WE GO TO FURNES
This afternoon we came out in motors and ambulances to establish ourselves at Furnes in an empty Ecclesiastical College. Nothing was ready, and everything was in confusion. The wounded from the fighting near by had not begun to come in, but the infernal sound of the guns was quite close to us, and gave one the sensation of a blow on the ear. Night was falling as we came back to Dunkirk to sleep (for no beds were ready at Furnes), and we passed many motor vehicles of every description going out to Furnes. Some of them were filled with bread, and one saw stacks of loaves filling to the roof some once beautifully appointed motor. Now all was dust and dirt.
All my previous ideas of men marching to war have had a touch of heroism, crudely expressed by quick-step and smart uniforms. To-day I see tired dusty men, very hungry looking and unshaved, slogging along, silent and tired, and ready to lie down whenever chance offers.
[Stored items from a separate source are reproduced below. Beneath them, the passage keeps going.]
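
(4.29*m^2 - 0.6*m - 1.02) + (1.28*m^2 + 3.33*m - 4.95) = 5.57*m^2 + 2.73*m - 5.97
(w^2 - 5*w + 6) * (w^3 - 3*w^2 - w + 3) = w^5 - 8*w^4 + 20*w^3 - 10*w^2 - 21*w + 18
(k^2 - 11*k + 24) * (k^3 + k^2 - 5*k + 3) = k^5 - 10*k^4 + 8*k^3 + 82*k^2 - 153*k + 72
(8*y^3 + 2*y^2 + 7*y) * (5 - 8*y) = -64*y^4 + 24*y^3 - 46*y^2 + 35*y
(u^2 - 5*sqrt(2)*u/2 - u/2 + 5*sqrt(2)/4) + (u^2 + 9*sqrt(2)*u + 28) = 2*u^2 - u/2 + 13*sqrt(2)*u/2 + 5*sqrt(2)/4 + 28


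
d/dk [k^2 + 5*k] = 2*k + 5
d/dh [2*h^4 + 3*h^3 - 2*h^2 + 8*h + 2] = 8*h^3 + 9*h^2 - 4*h + 8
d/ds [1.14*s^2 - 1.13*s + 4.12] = 2.28*s - 1.13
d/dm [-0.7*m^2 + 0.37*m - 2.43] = 0.37 - 1.4*m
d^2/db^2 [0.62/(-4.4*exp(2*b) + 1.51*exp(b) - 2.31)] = (-0.62*(8.8*exp(b) - 1.51)*(17.6*exp(b) - 3.02)*exp(b) + (10.912*exp(b) - 0.9362)*(4.4*exp(2*b) - 1.51*exp(b) + 2.31))*exp(b)/(4.4*exp(2*b) - 1.51*exp(b) + 2.31)^3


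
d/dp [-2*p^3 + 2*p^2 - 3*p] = -6*p^2 + 4*p - 3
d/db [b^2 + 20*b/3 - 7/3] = 2*b + 20/3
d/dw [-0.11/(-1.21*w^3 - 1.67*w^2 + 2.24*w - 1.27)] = (-0.3993*w^2 - 0.3674*w + 0.2464)/(1.21*w^3 + 1.67*w^2 - 2.24*w + 1.27)^2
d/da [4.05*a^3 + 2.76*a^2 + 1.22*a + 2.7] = 12.15*a^2 + 5.52*a + 1.22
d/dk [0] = 0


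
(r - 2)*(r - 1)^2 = r^3 - 4*r^2 + 5*r - 2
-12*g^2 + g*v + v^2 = (-3*g + v)*(4*g + v)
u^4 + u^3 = u^3*(u + 1)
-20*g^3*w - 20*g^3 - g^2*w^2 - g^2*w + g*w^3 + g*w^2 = (-5*g + w)*(4*g + w)*(g*w + g)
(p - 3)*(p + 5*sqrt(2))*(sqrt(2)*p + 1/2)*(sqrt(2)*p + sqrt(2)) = 2*p^4 - 4*p^3 + 21*sqrt(2)*p^3/2 - 21*sqrt(2)*p^2 - p^2 - 63*sqrt(2)*p/2 - 10*p - 15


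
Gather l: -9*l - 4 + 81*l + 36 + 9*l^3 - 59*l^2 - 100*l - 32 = 9*l^3 - 59*l^2 - 28*l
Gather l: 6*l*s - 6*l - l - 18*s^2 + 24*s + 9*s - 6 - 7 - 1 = l*(6*s - 7) - 18*s^2 + 33*s - 14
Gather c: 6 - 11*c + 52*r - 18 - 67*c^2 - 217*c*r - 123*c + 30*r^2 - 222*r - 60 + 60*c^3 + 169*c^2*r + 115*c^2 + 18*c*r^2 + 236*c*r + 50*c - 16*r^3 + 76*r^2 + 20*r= 60*c^3 + c^2*(169*r + 48) + c*(18*r^2 + 19*r - 84) - 16*r^3 + 106*r^2 - 150*r - 72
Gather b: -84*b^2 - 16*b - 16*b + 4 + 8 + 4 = -84*b^2 - 32*b + 16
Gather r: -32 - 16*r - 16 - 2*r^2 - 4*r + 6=-2*r^2 - 20*r - 42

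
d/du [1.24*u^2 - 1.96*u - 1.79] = 2.48*u - 1.96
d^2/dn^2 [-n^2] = -2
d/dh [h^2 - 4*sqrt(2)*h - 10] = 2*h - 4*sqrt(2)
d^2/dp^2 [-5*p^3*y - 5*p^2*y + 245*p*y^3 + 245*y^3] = 10*y*(-3*p - 1)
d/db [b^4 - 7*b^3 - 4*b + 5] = 4*b^3 - 21*b^2 - 4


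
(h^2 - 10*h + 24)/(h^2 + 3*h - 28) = (h - 6)/(h + 7)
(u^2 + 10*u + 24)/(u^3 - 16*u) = (u + 6)/(u*(u - 4))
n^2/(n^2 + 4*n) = n/(n + 4)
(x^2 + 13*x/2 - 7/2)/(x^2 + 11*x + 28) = (x - 1/2)/(x + 4)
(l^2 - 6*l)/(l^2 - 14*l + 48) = l/(l - 8)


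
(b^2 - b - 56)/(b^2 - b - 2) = (-b^2 + b + 56)/(-b^2 + b + 2)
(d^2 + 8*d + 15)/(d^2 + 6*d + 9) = (d + 5)/(d + 3)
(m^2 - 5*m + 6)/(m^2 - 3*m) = (m - 2)/m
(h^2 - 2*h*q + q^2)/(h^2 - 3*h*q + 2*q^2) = (-h + q)/(-h + 2*q)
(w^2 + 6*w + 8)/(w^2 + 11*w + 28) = (w + 2)/(w + 7)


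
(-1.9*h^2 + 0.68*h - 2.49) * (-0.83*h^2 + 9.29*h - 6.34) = 1.577*h^4 - 18.2154*h^3 + 20.4299*h^2 - 27.4433*h + 15.7866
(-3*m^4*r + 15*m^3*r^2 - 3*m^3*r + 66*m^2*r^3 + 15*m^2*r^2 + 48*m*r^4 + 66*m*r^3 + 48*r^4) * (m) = -3*m^5*r + 15*m^4*r^2 - 3*m^4*r + 66*m^3*r^3 + 15*m^3*r^2 + 48*m^2*r^4 + 66*m^2*r^3 + 48*m*r^4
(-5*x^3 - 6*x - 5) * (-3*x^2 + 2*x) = 15*x^5 - 10*x^4 + 18*x^3 + 3*x^2 - 10*x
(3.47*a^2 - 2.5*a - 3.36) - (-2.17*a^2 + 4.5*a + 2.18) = 5.64*a^2 - 7.0*a - 5.54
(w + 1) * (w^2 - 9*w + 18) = w^3 - 8*w^2 + 9*w + 18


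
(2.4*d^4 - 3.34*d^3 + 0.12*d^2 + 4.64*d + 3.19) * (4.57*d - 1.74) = 10.968*d^5 - 19.4398*d^4 + 6.36*d^3 + 20.996*d^2 + 6.5047*d - 5.5506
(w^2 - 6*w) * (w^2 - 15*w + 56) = w^4 - 21*w^3 + 146*w^2 - 336*w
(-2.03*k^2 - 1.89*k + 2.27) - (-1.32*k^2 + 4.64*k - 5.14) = -0.71*k^2 - 6.53*k + 7.41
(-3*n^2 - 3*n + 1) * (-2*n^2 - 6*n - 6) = 6*n^4 + 24*n^3 + 34*n^2 + 12*n - 6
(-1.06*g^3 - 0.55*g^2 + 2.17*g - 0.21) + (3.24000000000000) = -1.06*g^3 - 0.55*g^2 + 2.17*g + 3.03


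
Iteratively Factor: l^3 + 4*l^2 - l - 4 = (l - 1)*(l^2 + 5*l + 4) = (l - 1)*(l + 4)*(l + 1)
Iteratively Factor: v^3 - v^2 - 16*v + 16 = (v - 1)*(v^2 - 16) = (v - 1)*(v + 4)*(v - 4)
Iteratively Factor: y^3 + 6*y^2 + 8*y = (y + 2)*(y^2 + 4*y) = (y + 2)*(y + 4)*(y)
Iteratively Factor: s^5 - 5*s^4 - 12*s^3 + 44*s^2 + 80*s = (s)*(s^4 - 5*s^3 - 12*s^2 + 44*s + 80) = s*(s - 5)*(s^3 - 12*s - 16) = s*(s - 5)*(s + 2)*(s^2 - 2*s - 8) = s*(s - 5)*(s + 2)^2*(s - 4)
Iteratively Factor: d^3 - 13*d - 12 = (d + 1)*(d^2 - d - 12) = (d + 1)*(d + 3)*(d - 4)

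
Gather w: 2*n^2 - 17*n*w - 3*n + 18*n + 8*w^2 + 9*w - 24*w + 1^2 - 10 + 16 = 2*n^2 + 15*n + 8*w^2 + w*(-17*n - 15) + 7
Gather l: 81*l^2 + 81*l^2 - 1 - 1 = 162*l^2 - 2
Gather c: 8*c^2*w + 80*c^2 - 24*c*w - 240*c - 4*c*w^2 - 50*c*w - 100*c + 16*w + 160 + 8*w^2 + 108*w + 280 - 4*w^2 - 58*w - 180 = c^2*(8*w + 80) + c*(-4*w^2 - 74*w - 340) + 4*w^2 + 66*w + 260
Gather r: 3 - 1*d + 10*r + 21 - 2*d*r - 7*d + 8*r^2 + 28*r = -8*d + 8*r^2 + r*(38 - 2*d) + 24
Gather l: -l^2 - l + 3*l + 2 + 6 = -l^2 + 2*l + 8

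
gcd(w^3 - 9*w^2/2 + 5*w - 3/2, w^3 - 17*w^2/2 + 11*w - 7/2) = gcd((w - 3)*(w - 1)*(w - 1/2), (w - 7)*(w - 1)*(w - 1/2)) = w^2 - 3*w/2 + 1/2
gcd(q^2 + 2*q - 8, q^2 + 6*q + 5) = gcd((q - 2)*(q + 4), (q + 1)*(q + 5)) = 1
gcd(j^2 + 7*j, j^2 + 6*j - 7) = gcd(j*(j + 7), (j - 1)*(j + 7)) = j + 7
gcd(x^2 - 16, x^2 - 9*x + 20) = x - 4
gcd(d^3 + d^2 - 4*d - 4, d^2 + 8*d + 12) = d + 2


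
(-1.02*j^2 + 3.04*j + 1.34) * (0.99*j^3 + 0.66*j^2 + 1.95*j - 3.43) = -1.0098*j^5 + 2.3364*j^4 + 1.344*j^3 + 10.311*j^2 - 7.8142*j - 4.5962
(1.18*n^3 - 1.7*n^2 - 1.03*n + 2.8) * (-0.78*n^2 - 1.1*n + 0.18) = -0.9204*n^5 + 0.028*n^4 + 2.8858*n^3 - 1.357*n^2 - 3.2654*n + 0.504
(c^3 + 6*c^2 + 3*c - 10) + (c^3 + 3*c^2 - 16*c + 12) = 2*c^3 + 9*c^2 - 13*c + 2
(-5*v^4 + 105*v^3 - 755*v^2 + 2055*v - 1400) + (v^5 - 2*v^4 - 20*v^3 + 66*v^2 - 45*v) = v^5 - 7*v^4 + 85*v^3 - 689*v^2 + 2010*v - 1400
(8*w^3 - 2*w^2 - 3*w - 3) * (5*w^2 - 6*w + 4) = 40*w^5 - 58*w^4 + 29*w^3 - 5*w^2 + 6*w - 12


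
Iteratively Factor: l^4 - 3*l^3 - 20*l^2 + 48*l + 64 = (l - 4)*(l^3 + l^2 - 16*l - 16) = (l - 4)^2*(l^2 + 5*l + 4) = (l - 4)^2*(l + 1)*(l + 4)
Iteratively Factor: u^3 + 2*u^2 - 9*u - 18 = (u + 2)*(u^2 - 9) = (u - 3)*(u + 2)*(u + 3)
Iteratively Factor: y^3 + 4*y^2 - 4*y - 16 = (y - 2)*(y^2 + 6*y + 8) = (y - 2)*(y + 2)*(y + 4)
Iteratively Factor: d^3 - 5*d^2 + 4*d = (d - 1)*(d^2 - 4*d) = d*(d - 1)*(d - 4)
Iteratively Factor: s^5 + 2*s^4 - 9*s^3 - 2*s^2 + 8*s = (s + 1)*(s^4 + s^3 - 10*s^2 + 8*s) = s*(s + 1)*(s^3 + s^2 - 10*s + 8) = s*(s - 2)*(s + 1)*(s^2 + 3*s - 4) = s*(s - 2)*(s - 1)*(s + 1)*(s + 4)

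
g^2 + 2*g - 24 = (g - 4)*(g + 6)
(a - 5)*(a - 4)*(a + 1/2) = a^3 - 17*a^2/2 + 31*a/2 + 10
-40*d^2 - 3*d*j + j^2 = (-8*d + j)*(5*d + j)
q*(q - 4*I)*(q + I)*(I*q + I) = I*q^4 + 3*q^3 + I*q^3 + 3*q^2 + 4*I*q^2 + 4*I*q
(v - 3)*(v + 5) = v^2 + 2*v - 15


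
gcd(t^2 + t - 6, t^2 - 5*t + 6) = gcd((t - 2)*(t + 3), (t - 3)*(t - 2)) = t - 2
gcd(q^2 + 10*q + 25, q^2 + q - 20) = q + 5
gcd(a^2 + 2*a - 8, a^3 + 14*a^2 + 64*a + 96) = a + 4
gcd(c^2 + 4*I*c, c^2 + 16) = c + 4*I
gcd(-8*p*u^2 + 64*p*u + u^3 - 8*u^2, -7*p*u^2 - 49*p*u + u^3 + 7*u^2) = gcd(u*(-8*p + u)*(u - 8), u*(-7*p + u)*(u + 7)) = u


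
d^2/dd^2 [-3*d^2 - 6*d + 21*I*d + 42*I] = -6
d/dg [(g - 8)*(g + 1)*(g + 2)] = 3*g^2 - 10*g - 22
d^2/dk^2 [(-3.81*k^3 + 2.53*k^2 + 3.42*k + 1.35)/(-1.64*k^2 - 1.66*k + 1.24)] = (1.4210854715202e-14*k^5 + 7.105427357601e-15*k^4 + 31.872184*k^3 - 99.710832*k^2 - 28.631376*k - 34.790552)/(4.410944*k^6 + 13.394208*k^5 + 3.55224*k^4 - 15.68036*k^3 - 2.68584*k^2 + 7.657248*k - 1.906624)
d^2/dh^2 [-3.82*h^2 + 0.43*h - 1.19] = -7.64000000000000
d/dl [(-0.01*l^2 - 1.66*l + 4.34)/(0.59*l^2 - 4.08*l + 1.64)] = (1.0202*l^2 - 5.154*l + 14.9848)/(0.3481*l^4 - 4.8144*l^3 + 18.5816*l^2 - 13.3824*l + 2.6896)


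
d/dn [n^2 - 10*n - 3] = 2*n - 10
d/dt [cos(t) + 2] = -sin(t)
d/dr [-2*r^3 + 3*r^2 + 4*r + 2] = -6*r^2 + 6*r + 4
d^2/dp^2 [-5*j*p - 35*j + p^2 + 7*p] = 2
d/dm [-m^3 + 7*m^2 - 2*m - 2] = -3*m^2 + 14*m - 2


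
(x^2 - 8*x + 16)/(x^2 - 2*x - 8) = (x - 4)/(x + 2)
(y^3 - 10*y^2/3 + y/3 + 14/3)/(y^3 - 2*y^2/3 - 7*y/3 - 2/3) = (3*y - 7)/(3*y + 1)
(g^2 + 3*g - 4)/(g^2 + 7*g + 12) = (g - 1)/(g + 3)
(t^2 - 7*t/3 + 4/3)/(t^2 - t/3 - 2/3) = (3*t - 4)/(3*t + 2)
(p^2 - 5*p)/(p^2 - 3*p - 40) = p*(5 - p)/(-p^2 + 3*p + 40)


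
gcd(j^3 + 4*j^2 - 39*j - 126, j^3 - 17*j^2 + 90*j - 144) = j - 6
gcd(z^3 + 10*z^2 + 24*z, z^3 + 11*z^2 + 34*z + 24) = z^2 + 10*z + 24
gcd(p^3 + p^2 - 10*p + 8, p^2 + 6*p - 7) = p - 1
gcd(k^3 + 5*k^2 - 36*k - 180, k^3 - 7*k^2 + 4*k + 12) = k - 6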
They keep as near their convoy as they can, and are keen to stop and cook something. God! what is heroism? It baffles me.
22 October. Furnes.—The bulk of our party did not return from Furnes yesterday, so we gathered that the wounded must be coming in, and we left Dunkirk early and came here. As I packed my things and rolled my rugs at 5 a.m. I thought of Mary, and "Charles to fetch down the luggage," and the fuss at home over my delicate health!
A French officer called Gilbert took us out to Furnes in his Brooklands racing-car, so that was a bit of an experience too, for we sat curled up on some luggage, and were told to hang on by something. The roads were empty and level, the little seats of the car were merely an appendage to its long big engines. When we got our breath back we asked Gilbert what his speed had been, and he told us 75 miles an hour.
There was a crowd of motors in the yard of the Ecclesiastical College at Furnes, engines throbbing and clutches being jerked, and we were told that all last night the fighting had gone on and the wounded had been coming in. There are three wards already fairly full, nothing quite ready, and the inevitable and reiterated "where" heard on every side.
"Where are the stretchers?" "Where are my forceps?" "Where are we to dine?" "Where are the dead to be put?" "Where are the Germans?"
No one stops to answer. People ask everybody ten times over to do the same thing, and use anything that is lying about.
THE FIGHTING AT DIXMUDE
There are two war correspondents here—Mr. Gibbs and Mr. Ashmead Bartlett—and they told me about the fighting at Dixmude last night. I must try to get Mr. Gibbs's newspaper account of it, but nothing will ever be so simple and so dramatic as his own description. He and Mr. Bartlett, Mr. Gleeson and Dr. Munro, with young Mr. Brockville, the War Minister's son, went to the town, which was being heavily shelled. Dixmude was full of wounded, and the church and the houses were falling. The roar of things was awful, and the bursting shells overhead sent shrapnel pattering on the buildings, the pavements, and the cars.